- Theatrical release poster
- Directed by: Pankaj Batra
- Story by: Nagraj Manjule
- Produced by: Gunbir Singh Sidhu; Manmord Sidhu;
- Starring: Ninja Payal Rajput
- Cinematography: Vineet Malhotra
- Edited by: Manish More
- Music by: Goldboy
- Production company: White Hill Studios
- Distributed by: Zee Studios
- Release date: 14 July 2017;
- Running time: 132 minutes
- Country: India
- Language: Punjabi

= Channa Mereya (film) =

2017 Film by Pankaj Batra

Channa Mereya is a 2017 Indian Punjabi-language romantic drama film directed by Pankaj Batra.
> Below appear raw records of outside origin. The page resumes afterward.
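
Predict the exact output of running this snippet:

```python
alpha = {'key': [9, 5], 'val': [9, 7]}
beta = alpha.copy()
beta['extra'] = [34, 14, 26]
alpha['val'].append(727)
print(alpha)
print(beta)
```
{'key': [9, 5], 'val': [9, 7, 727]}
{'key': [9, 5], 'val': [9, 7, 727], 'extra': [34, 14, 26]}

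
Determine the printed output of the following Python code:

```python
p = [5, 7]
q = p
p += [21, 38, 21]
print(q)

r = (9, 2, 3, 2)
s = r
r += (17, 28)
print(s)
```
[5, 7, 21, 38, 21]
(9, 2, 3, 2)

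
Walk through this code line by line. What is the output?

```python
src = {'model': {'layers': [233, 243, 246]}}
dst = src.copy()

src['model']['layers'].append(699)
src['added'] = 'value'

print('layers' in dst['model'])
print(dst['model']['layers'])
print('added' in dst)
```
True
[233, 243, 246, 699]
False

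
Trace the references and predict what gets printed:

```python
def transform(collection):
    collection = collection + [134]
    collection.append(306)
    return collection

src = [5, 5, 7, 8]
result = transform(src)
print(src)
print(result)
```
[5, 5, 7, 8]
[5, 5, 7, 8, 134, 306]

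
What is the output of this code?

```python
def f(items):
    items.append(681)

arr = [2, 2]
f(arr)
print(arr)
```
[2, 2, 681]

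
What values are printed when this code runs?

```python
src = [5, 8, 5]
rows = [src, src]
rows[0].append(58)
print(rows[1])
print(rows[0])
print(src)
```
[5, 8, 5, 58]
[5, 8, 5, 58]
[5, 8, 5, 58]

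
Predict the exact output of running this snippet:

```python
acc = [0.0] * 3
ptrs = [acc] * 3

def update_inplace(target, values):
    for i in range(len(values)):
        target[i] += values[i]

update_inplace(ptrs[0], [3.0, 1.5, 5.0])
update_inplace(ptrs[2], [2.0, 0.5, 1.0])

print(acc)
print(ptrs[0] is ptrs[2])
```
[5.0, 2.0, 6.0]
True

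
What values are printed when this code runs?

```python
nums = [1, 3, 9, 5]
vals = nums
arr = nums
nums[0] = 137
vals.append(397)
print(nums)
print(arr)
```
[137, 3, 9, 5, 397]
[137, 3, 9, 5, 397]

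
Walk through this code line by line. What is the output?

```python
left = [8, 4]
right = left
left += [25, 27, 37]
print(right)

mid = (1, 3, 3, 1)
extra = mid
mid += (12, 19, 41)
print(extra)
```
[8, 4, 25, 27, 37]
(1, 3, 3, 1)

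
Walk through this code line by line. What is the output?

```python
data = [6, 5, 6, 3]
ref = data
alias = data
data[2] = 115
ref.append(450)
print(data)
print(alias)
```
[6, 5, 115, 3, 450]
[6, 5, 115, 3, 450]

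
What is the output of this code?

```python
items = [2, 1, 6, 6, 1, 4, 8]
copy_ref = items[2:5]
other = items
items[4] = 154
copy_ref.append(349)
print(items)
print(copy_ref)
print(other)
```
[2, 1, 6, 6, 154, 4, 8]
[6, 6, 1, 349]
[2, 1, 6, 6, 154, 4, 8]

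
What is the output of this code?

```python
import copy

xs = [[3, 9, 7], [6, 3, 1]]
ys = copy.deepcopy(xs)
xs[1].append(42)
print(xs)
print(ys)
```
[[3, 9, 7], [6, 3, 1, 42]]
[[3, 9, 7], [6, 3, 1]]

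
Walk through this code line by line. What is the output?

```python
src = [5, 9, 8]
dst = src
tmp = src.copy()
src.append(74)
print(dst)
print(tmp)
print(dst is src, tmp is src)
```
[5, 9, 8, 74]
[5, 9, 8]
True False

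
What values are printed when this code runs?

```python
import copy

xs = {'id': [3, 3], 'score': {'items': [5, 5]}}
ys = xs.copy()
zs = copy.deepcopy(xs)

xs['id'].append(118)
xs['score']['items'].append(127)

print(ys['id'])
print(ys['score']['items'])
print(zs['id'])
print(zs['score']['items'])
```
[3, 3, 118]
[5, 5, 127]
[3, 3]
[5, 5]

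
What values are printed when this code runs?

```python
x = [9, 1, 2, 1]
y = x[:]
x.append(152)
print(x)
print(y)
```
[9, 1, 2, 1, 152]
[9, 1, 2, 1]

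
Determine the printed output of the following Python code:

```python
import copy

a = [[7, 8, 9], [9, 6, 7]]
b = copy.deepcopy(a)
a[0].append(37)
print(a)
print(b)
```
[[7, 8, 9, 37], [9, 6, 7]]
[[7, 8, 9], [9, 6, 7]]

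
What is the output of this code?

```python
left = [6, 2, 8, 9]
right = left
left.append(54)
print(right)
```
[6, 2, 8, 9, 54]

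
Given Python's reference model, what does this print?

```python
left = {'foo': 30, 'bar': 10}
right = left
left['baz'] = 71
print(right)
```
{'foo': 30, 'bar': 10, 'baz': 71}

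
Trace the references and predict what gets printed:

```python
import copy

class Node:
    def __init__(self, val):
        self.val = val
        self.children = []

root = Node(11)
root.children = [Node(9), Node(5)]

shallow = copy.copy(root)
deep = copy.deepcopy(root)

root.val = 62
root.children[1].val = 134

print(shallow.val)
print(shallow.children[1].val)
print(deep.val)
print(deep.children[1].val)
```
11
134
11
5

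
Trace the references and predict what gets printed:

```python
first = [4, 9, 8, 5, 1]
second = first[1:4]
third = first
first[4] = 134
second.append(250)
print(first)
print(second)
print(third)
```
[4, 9, 8, 5, 134]
[9, 8, 5, 250]
[4, 9, 8, 5, 134]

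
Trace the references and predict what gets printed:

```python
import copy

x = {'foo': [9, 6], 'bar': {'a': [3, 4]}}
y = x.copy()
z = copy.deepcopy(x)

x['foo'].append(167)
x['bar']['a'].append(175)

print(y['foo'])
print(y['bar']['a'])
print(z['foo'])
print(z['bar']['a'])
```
[9, 6, 167]
[3, 4, 175]
[9, 6]
[3, 4]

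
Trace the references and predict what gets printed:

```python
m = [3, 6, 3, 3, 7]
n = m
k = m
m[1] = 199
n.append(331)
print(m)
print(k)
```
[3, 199, 3, 3, 7, 331]
[3, 199, 3, 3, 7, 331]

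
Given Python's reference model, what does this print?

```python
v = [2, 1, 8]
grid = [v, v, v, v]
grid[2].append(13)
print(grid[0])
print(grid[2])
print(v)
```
[2, 1, 8, 13]
[2, 1, 8, 13]
[2, 1, 8, 13]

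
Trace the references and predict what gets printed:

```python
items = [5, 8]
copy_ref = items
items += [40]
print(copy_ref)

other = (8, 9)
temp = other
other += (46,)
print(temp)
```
[5, 8, 40]
(8, 9)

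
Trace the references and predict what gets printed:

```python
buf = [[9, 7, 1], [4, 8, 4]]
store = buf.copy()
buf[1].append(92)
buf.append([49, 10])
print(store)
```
[[9, 7, 1], [4, 8, 4, 92]]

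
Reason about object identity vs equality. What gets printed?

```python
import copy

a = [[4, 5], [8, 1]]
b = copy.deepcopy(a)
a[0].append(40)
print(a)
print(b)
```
[[4, 5, 40], [8, 1]]
[[4, 5], [8, 1]]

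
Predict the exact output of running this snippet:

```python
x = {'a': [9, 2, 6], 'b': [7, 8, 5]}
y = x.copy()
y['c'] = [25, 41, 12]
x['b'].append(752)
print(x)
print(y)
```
{'a': [9, 2, 6], 'b': [7, 8, 5, 752]}
{'a': [9, 2, 6], 'b': [7, 8, 5, 752], 'c': [25, 41, 12]}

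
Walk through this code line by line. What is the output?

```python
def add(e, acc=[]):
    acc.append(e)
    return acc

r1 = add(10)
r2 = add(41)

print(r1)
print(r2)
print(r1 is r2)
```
[10, 41]
[10, 41]
True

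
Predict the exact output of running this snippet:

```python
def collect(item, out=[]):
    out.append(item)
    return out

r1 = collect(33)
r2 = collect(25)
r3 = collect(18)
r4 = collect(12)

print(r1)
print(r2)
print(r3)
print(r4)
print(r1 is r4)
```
[33, 25, 18, 12]
[33, 25, 18, 12]
[33, 25, 18, 12]
[33, 25, 18, 12]
True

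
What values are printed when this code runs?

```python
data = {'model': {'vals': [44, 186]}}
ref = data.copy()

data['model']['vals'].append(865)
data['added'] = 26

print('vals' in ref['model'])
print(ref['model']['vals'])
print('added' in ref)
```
True
[44, 186, 865]
False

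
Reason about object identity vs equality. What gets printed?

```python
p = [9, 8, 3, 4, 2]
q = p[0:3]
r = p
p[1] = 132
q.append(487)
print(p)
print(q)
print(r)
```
[9, 132, 3, 4, 2]
[9, 8, 3, 487]
[9, 132, 3, 4, 2]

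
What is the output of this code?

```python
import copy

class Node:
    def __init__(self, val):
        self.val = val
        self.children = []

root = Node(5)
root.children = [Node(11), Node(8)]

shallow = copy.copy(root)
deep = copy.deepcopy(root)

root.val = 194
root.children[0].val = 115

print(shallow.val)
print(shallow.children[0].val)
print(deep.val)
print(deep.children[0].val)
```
5
115
5
11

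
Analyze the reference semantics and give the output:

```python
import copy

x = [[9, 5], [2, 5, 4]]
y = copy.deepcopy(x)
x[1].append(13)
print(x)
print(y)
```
[[9, 5], [2, 5, 4, 13]]
[[9, 5], [2, 5, 4]]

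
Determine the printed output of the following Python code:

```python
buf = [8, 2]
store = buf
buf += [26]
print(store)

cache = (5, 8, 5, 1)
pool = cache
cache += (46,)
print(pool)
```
[8, 2, 26]
(5, 8, 5, 1)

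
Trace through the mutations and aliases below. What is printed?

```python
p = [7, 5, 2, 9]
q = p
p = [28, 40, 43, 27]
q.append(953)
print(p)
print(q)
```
[28, 40, 43, 27]
[7, 5, 2, 9, 953]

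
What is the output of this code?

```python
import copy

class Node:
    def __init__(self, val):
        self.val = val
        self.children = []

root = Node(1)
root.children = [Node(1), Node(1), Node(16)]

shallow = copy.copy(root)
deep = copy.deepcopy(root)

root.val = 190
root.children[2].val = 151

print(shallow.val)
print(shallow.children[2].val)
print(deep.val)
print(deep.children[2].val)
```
1
151
1
16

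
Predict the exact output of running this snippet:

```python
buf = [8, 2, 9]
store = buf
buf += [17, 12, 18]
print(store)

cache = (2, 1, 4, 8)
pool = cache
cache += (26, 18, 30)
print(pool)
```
[8, 2, 9, 17, 12, 18]
(2, 1, 4, 8)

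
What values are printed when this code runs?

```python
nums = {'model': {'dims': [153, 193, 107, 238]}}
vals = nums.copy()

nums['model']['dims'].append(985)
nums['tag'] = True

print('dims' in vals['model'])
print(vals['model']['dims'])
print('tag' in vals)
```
True
[153, 193, 107, 238, 985]
False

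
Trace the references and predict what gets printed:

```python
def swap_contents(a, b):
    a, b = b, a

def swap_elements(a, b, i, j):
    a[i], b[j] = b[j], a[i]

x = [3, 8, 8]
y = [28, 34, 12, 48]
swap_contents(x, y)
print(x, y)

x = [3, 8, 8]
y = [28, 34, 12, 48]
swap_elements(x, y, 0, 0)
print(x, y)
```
[3, 8, 8] [28, 34, 12, 48]
[28, 8, 8] [3, 34, 12, 48]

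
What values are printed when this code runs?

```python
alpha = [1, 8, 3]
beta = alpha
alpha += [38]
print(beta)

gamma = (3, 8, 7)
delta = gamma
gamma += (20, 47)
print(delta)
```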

It is a remake of the Marathi film Sairat (2016). The film's title is inspired by a song of the same name from Bollywood film Ae Dil Hai Mushkil (2016).

== Synopsis ==
The film follows Kainat (Payal Rajput), a girl from a wealthy family who falls in love with her poor classmate Jagat (Ninja). They start seeing each other secretly, but when their relationship is exposed, they face trouble from Kainat's brother Balli (Amrit Maan) and father (Yograj Singh).

== Cast ==
- Ninja as Jagat
- Payal Rajput as Kainat Dhillon
- Amrit Maan as Balli Dhillon
- Yograj Singh as Kainat's father

== Production ==
Channa Mereya is an official remake of the 2016 Marathi film Sairat. While remaining largely faithful to the original film, director Pankaj Batra took a few liberties: while the male lead of Sairat had a younger sister, the character was replaced with a younger brother in Channa Mereya. The male lead's friend in Marathi was a farmer, while the remake depicts him as a mechanic. Ninja, a playback singer, made his acting debut with this film, as did lyricist and singer Amrit Maan.

== Soundtrack ==
The soundtrack was composed by Goldboy.

Track listing
| No. | Title | Singer(s) | Length |
|---|---|---|---|
| 1. | "Hawa De Warke" | Ninja | 5:24 |
| 2. | "Jinne Saah" | Ninja, Jyotica Tangri | 3:35 |
| 3. | "Door" | Ninja | 3:35 |
| 4. | "Tutda Hi Jaave" | Ninja | 4:50 |
| 5. | "Maqabla" | Ninja | 3:49 |
| 6. | "Lalkara" | Amrit Maan | 3:44 |
| Total length: |  |  | 24:57 |

== Release and reception ==
Channa Mereya was released on 14 July 2017. The film received mixed reviews from critics, who felt it was a "copy-paste" version of Sairat. Jasmine Singh of Tribune called it a "remake gone wrong", but "things that still make Channa Mereya appreciable are, the fresh pairing of Ninja and Payal Rajput, nice music and praise worthy cinematography". Bobby Sing Mid-Day called Rajput the film's "weakest link", adding, "While the film adeptly highlights the caste and class system prevalent in the society, where it fails is in the presentation of the lead pair."